Peki bu adımlar ne anlama geliyor?

  • 1 milyar $’lık ticaret anlaşması, hacmi sebebi ile kamuoyunda çok dikkat çekebiliyor. Fakat 1 milyar $’lık bir anlaşma ile 2 yılda günlük ortalama ne kadar petrol alınacağı açısından yaklaşıldığında ise konunun o kadar da önemli ve büyük olmadığı fark edilebiliyor. Çünkü 2 yıllığına 1 milyar $’lık anlaşma demek, günlük 27 000 varil petrol ticareti anlamına geliyor. Bu miktar da Kuzey Irak’ın ya da Rosneft gibi bir şirketin günlük petrol ticaret hacmi ile karşılaştırıldığında, pek de önemli olmadığı kolaylıkla anlaşılıyor.
  • Geçtiğimiz günlerde imzalanan ikinci anlaşma paketine gelindiğinde ise;
    • 2016 Kasım ayında zaten Kuzey Irak Yönetimi 20 adet bloğun 2017’de ihaleye çıkartılacağını açıklamıştı.
    • Anlaşılan o ki, gerek bölgedeki çalışmalarından, gerek bölgede uzun yıllardır faaliyet gösteren ve bilgi paylaşımı içinde olduğu Gazprom’un tavsiyeleri üzerine, Rosneft’te bu bloklardan 5 tanesi ile ilgilenmeye başlamış.
    • Bunun neticesinde de 5 adet ruhsat ile ilgili üretim-paylaşım anlaşması imzalanmış. Bunların isimleri ve yerleri henüz kamuoyu ile paylaşılmamış.
    • Bu açılardan baktığımızda, bu bütün yabancı firmalar için geçerli olan normal bir süreç.
    • Bunun yanı sıra, Rosneft’e kapasitesi açıklanmayan miktarda, mevcut ana bölgesel nakil sisteminden bir hacim tahsis edilmiş. (Ayrıca bu nakil sisteminin de mevcut kapasitesinin 700 000 varil/gün olduğu, bu kapasitenin 2017 sonunda 1 milyon varile ulaştırılacağı açıklanmış.)
    • Bu kapasite tahsisi de bütün üretici şirketlere sağlanan normal bir durum. Çünkü üretimi nakletmekle mükellefsiniz ve bunun için bölgede bir boru hattı var ise, oradan boş kapasite talep edersiniz.
    • Dikkat edilirse, tahsis edilen kapasite üretimi kendi başına satma anlamına gelmemektedir. İlgili boru hattının da 36”lik Khurmala – Habur Hattı olduğu düşünülmektedir.
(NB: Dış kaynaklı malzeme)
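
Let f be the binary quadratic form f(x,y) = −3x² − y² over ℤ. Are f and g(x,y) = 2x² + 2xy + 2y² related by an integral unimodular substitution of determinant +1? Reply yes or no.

D₁ = -12, D₂ = -12
f is negative-definite; reduce −f:
−f: flip: (3,0,1)→(1,0,3)
−f: reduced (well bottom): (1,0,3) with a≤c, −a<b≤a
flip sign back: reduced form of f is (-1,0,-3)
g: reduced (well bottom): (2,2,2) with a≤c, −a<b≤a
reduced forms (-1, 0, -3) vs (2, 2, 2) ⇒ inequivalent

no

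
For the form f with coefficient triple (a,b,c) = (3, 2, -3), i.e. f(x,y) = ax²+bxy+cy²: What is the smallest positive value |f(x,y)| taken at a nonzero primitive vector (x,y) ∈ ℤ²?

river: ρ → (-3,4,2)
river: ρ → (2,4,-3)
river: ρ → (-3,2,3)
river: ρ → (3,4,-2)
river: ρ → (-2,4,3)
river: ρ → (3,2,-3)
closes: descent 0, river 6
min |a| on river = 2

2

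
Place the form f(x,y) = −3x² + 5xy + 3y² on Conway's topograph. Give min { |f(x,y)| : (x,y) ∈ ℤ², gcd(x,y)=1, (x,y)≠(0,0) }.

river: ρ → (3,7,-1)
river: ρ → (-1,7,3)
river: ρ → (3,5,-3)
river: ρ → (-3,7,1)
river: ρ → (1,7,-3)
river: ρ → (-3,5,3)
closes: descent 0, river 6
min |a| on river = 1

1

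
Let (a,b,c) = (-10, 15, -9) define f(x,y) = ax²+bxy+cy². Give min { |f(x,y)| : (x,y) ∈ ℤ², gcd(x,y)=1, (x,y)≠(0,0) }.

translate: b→5 (≡-15 mod 20), so (10,-15,9)→(10,5,4)
flip: (10,5,4)→(4,-5,10)
translate: b→3 (≡-5 mod 8), so (4,-5,10)→(4,3,9)
reduced (well bottom): (4,3,9) with a≤c, −a<b≤a
well minimum |f| = |-4| = 4 (negative-definite)

4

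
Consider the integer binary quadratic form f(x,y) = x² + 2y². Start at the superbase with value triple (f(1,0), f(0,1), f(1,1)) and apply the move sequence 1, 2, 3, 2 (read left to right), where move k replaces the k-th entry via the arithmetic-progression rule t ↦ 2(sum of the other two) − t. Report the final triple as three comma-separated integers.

start (1,2,3) = (f(1,0),f(0,1),f(1,1))
replace slot 1: 2·(2+3) − 1 = 9 → (9,2,3)
replace slot 2: 2·(9+3) − 2 = 22 → (9,22,3)
replace slot 3: 2·(9+22) − 3 = 59 → (9,22,59)
replace slot 2: 2·(9+59) − 22 = 114 → (9,114,59)

9,114,59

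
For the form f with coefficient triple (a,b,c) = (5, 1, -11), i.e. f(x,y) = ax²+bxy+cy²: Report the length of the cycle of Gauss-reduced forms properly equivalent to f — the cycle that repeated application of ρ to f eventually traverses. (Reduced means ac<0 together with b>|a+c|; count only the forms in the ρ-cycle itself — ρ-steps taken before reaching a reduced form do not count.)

D = 221, ⌊√D⌋ = 14
descent: ρ → (-11,-1,5)
descent: ρ → (5,11,-5)  [lands on river]
river: ρ → (-5,9,7)
river: ρ → (7,5,-7)
river: ρ → (-7,9,5)
ρ-cycle length = 4 (tail of 2 descent steps not counted)

4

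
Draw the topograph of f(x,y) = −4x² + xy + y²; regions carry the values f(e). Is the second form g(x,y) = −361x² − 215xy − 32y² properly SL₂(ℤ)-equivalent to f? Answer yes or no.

D₁ = 17, D₂ = 17
river cycle of f (length 6): (1, 3, -2), (-2, 1, 2), (2, 3, -1), (-1, 3, 2), (2, 1, -2), (-2, 3, 1)
river cycle of g (length 6): (1, 3, -2), (-2, 1, 2), (2, 3, -1), (-1, 3, 2), (2, 1, -2), (-2, 3, 1)
cycles coincide ⇒ equivalent

yes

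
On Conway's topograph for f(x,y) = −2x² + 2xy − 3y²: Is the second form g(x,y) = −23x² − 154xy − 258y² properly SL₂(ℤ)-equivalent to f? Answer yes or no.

D₁ = -20, D₂ = -20
f is negative-definite; reduce −f:
−f: translate: b→2 (≡-2 mod 4), so (2,-2,3)→(2,2,3)
−f: reduced (well bottom): (2,2,3) with a≤c, −a<b≤a
flip sign back: reduced form of f is (-2,-2,-3)
g is negative-definite; reduce −g:
−g: translate: b→16 (≡154 mod 46), so (23,154,258)→(23,16,3)
−g: flip: (23,16,3)→(3,-16,23)
−g: translate: b→2 (≡-16 mod 6), so (3,-16,23)→(3,2,2)
−g: flip: (3,2,2)→(2,-2,3)
−g: translate: b→2 (≡-2 mod 4), so (2,-2,3)→(2,2,3)
−g: reduced (well bottom): (2,2,3) with a≤c, −a<b≤a
flip sign back: reduced form of g is (-2,-2,-3)
reduced forms (-2, -2, -3) vs (-2, -2, -3) ⇒ equivalent

yes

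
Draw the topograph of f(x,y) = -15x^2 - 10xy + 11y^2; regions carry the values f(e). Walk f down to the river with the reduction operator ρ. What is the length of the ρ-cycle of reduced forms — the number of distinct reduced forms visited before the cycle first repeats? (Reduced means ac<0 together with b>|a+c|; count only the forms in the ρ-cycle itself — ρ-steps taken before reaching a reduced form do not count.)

D = 760, ⌊√D⌋ = 27
descent: ρ → (11,10,-15)  [lands on river]
river: ρ → (-15,20,6)
river: ρ → (6,16,-21)
river: ρ → (-21,26,1)
river: ρ → (1,26,-21)
river: ρ → (-21,16,6)
river: ρ → (6,20,-15)
river: ρ → (-15,10,11)
river: ρ → (11,12,-14)
river: ρ → (-14,16,9)
river: ρ → (9,20,-10)
river: ρ → (-10,20,9)
river: ρ → (9,16,-14)
river: ρ → (-14,12,11)
ρ-cycle length = 14 (tail of 1 descent step not counted)

14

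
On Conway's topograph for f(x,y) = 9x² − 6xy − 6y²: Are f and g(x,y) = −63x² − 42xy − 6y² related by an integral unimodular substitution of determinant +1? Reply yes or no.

D₁ = 252, D₂ = 252
river cycle of f (length 4): (-6, 6, 9), (9, 12, -3), (-3, 12, 9), (9, 6, -6)
river cycle of g (length 4): (-6, 6, 9), (9, 12, -3), (-3, 12, 9), (9, 6, -6)
cycles coincide ⇒ equivalent

yes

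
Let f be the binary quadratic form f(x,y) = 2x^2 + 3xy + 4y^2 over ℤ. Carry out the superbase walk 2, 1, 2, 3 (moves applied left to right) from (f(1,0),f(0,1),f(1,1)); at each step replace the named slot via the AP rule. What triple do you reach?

start (2,4,9) = (f(1,0),f(0,1),f(1,1))
replace slot 2: 2·(2+9) − 4 = 18 → (2,18,9)
replace slot 1: 2·(18+9) − 2 = 52 → (52,18,9)
replace slot 2: 2·(52+9) − 18 = 104 → (52,104,9)
replace slot 3: 2·(52+104) − 9 = 303 → (52,104,303)

52,104,303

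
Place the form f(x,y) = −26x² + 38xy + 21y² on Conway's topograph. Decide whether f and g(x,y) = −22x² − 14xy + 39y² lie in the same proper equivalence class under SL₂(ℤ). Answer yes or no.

D₁ = 3628, D₂ = 3628
river cycle of f (length 42): (21, 46, -18), (-18, 26, 41), (41, 56, -3), (-3, 58, 22), (22, 30, -31), (-31, 32, 21), (21, 52, -11), (-11, 58, 6), (6, 50, -47), (-47, 44, 9), … (32 more)
river cycle of g (length 42): (-22, 30, 31), (31, 32, -21), (-21, 52, 11), (11, 58, -6), (-6, 50, 47), (47, 44, -9), (-9, 46, 42), (42, 38, -13), (-13, 40, 39), (39, 38, -14), … (32 more)
cycles differ ⇒ inequivalent

no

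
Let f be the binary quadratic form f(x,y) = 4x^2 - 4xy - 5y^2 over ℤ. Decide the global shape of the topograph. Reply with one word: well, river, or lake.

D = b²−4ac = (-4)² − 4·4·(-5) = 96
D > 0 non-square ⇒ indefinite ⇒ periodic river

river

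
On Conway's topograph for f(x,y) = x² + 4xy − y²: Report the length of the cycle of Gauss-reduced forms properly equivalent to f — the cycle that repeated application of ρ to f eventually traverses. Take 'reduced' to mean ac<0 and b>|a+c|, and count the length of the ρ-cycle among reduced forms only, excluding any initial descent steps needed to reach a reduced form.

D = 20, ⌊√D⌋ = 4
river: ρ → (-1,4,1)
river: ρ → (1,4,-1)
ρ-cycle length = 2 (tail of 0 descent steps not counted)

2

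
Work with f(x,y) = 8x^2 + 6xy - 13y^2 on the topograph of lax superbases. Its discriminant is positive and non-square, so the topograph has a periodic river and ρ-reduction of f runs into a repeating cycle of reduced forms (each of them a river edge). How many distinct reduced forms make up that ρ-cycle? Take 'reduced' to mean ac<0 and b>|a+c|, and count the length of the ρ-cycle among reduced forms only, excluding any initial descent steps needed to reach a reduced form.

D = 452, ⌊√D⌋ = 21
river: ρ → (-13,20,1)
river: ρ → (1,20,-13)
river: ρ → (-13,6,8)
river: ρ → (8,10,-11)
river: ρ → (-11,12,7)
river: ρ → (7,16,-7)
river: ρ → (-7,12,11)
river: ρ → (11,10,-8)
river: ρ → (-8,6,13)
river: ρ → (13,20,-1)
river: ρ → (-1,20,13)
river: ρ → (13,6,-8)
river: ρ → (-8,10,11)
river: ρ → (11,12,-7)
river: ρ → (-7,16,7)
river: ρ → (7,12,-11)
river: ρ → (-11,10,8)
river: ρ → (8,6,-13)
ρ-cycle length = 18 (tail of 0 descent steps not counted)

18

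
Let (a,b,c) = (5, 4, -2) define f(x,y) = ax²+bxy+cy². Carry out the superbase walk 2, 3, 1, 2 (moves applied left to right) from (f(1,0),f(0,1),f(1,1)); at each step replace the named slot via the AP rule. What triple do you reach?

start (5,-2,7) = (f(1,0),f(0,1),f(1,1))
replace slot 2: 2·(5+7) − (-2) = 26 → (5,26,7)
replace slot 3: 2·(5+26) − 7 = 55 → (5,26,55)
replace slot 1: 2·(26+55) − 5 = 157 → (157,26,55)
replace slot 2: 2·(157+55) − 26 = 398 → (157,398,55)

157,398,55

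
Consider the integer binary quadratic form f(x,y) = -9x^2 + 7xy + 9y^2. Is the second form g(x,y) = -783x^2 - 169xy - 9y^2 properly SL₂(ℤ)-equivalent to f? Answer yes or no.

D₁ = 373, D₂ = 373
river cycle of f (length 14): (9, 11, -7), (-7, 17, 3), (3, 19, -1), (-1, 19, 3), (3, 17, -7), (-7, 11, 9), (9, 7, -9), (-9, 11, 7), (7, 17, -3), (-3, 19, 1), … (4 more)
river cycle of g (length 14): (-9, 7, 9), (9, 11, -7), (-7, 17, 3), (3, 19, -1), (-1, 19, 3), (3, 17, -7), (-7, 11, 9), (9, 7, -9), (-9, 11, 7), (7, 17, -3), … (4 more)
cycles coincide ⇒ equivalent

yes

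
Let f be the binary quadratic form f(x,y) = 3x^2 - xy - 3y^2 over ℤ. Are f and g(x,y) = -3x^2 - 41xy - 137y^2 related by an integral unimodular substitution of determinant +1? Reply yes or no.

D₁ = 37, D₂ = 37
river cycle of f (length 6): (-3, 1, 3), (3, 5, -1), (-1, 5, 3), (3, 1, -3), (-3, 5, 1), (1, 5, -3)
river cycle of g (length 6): (-3, 1, 3), (3, 5, -1), (-1, 5, 3), (3, 1, -3), (-3, 5, 1), (1, 5, -3)
cycles coincide ⇒ equivalent

yes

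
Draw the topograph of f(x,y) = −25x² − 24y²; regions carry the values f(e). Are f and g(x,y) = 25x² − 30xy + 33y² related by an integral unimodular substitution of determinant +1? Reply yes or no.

D₁ = -2400, D₂ = -2400
f is negative-definite; reduce −f:
−f: flip: (25,0,24)→(24,0,25)
−f: reduced (well bottom): (24,0,25) with a≤c, −a<b≤a
flip sign back: reduced form of f is (-24,0,-25)
g: translate: b→20 (≡-30 mod 50), so (25,-30,33)→(25,20,28)
g: reduced (well bottom): (25,20,28) with a≤c, −a<b≤a
reduced forms (-24, 0, -25) vs (25, 20, 28) ⇒ inequivalent

no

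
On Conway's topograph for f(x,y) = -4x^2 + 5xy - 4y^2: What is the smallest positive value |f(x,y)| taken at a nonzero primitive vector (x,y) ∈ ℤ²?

translate: b→3 (≡-5 mod 8), so (4,-5,4)→(4,3,3)
flip: (4,3,3)→(3,-3,4)
translate: b→3 (≡-3 mod 6), so (3,-3,4)→(3,3,4)
reduced (well bottom): (3,3,4) with a≤c, −a<b≤a
well minimum |f| = |-3| = 3 (negative-definite)

3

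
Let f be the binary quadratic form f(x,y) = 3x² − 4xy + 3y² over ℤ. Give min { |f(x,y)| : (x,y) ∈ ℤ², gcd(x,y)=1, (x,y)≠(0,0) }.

translate: b→2 (≡-4 mod 6), so (3,-4,3)→(3,2,2)
flip: (3,2,2)→(2,-2,3)
translate: b→2 (≡-2 mod 4), so (2,-2,3)→(2,2,3)
reduced (well bottom): (2,2,3) with a≤c, −a<b≤a
well minimum = a = 2

2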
Demek ki, yukarıdaki açıklamalardan da anlaşılacağı üzere, Kuzey Irak’ın Rus hakimiyetini kabul ettiği gibi bir durum zaten ortada yok. Bununla birlikte yapılan anlaşmalar o kadar da büyütülecek boyutta değil ve bütün yabancı yatırımcılar ile yürütülebilecek standartlar seviyesinde.

Tabii bu arada denkleme Rus şirketlerinin alt şirketlerinden bazılarının, Kuzey Suriye’deki bazı sahalardan PYD/YPG gibi terör örgütlerine de pay vererek, günlük 30 000 varilden fazla ağır petrol üretimi yaptığı, bu üretimi de Kuzey Irak Yönetimine çok makul bir rakama (elde edilen duyumlara göre 25 $’ın dahi altına) sattığı konusu da eklenince, Rusların bölgede attığı adımlar çok da farklı noktalara çekilebiliyor.

Bu gibi duyum niteliğindeki hususların da yetkililerce incelenmesi ve yerine göre yaptırım uygulanması da önemli hale geliyor.